Enhancing security with the right network architecture

Date: Mar 10, 2014

Signature-based detection is a key feature of most network architectures today. For a variety of reasons, though, their effectiveness in detecting and controlling advanced threats is fading. Security teams need to rethink their network architectures now so that they can effectively combat a rising number and variety of sophisticated malware threats. In this presentation, expert Dave Shackleford, principal consultant for Voodoo Security, examines a variety of topics with an eye to enhancing security in the enterprise network with new approaches and techniques.

First, Shackleford takes an in-depth look at how segmentation can be used to isolate traffic into "zones" so as to improve the detection of malware. The latest malware attacks rely on lateral movement within networks; it's essential to use strategic access controls to enable zoning and network isolation. In addition, log and event monitoring can speed up detection of lateral movements that might be system threats.
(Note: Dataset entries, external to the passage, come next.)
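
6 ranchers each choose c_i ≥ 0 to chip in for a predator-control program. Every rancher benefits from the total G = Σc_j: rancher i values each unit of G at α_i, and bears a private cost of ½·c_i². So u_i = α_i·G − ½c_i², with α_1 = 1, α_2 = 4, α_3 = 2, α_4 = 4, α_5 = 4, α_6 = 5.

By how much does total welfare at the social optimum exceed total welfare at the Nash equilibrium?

839

Rancher i's FOC: ∂u_i/∂c_i = α_i − c_i = 0, so c_i* = α_i.
NE contributions = (1, 4, 2, 4, 4, 5); G = 20.
W^NE = (Σα)·G − ½Σα_i² = 20² − ½·78 = 361.
Planner sets c_i = Σα_j = 20 for every i, so G^SO = 6·20 = 120.
W^SO = (Σα)·G^SO − ½·6·(Σα)² = (6/2)·20² = 1200.
Deadweight loss = W^SO − W^NE = 839.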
He then addresses behavior monitoring, which can be done through a variety of methods, including flow data analysis, full packet capture platforms, next-generation firewall systems (the type that examine both protocol behavior and application use) and network malware detection, including both DNS and C2 analysis. Behavioral monitoring can pinpoint attack attempts or breaches in highly specific ways, including time of day, traffic type, attack patterns and more. The behavioral approach detects such patterns as DNS lookups, NPT data and ICMP types and generally makes response times faster and more effective.

Data exfiltration detection is another essential component to improving network monitoring and enhancing security. Shackleford identifies, among other subjects, where best to perform exfiltration monitoring and control. For instance, by intercepting user traffic that is bound for the Internet before it hits a proxy lets network security pros see what data is being sent to the Internet. As Shackleford explains, DLP platforms can do network exfiltration monitoring on a variety of variables, including data types and keywords.

In an ideal world, the goal is attack prevention. In a threat-laden world, attack detection is a must. This means information security pros must act now, to review and rethink their security design and make sure they have the right network security architecture in place. Only then can they hope to rapidly identify and thwart malicious behavior.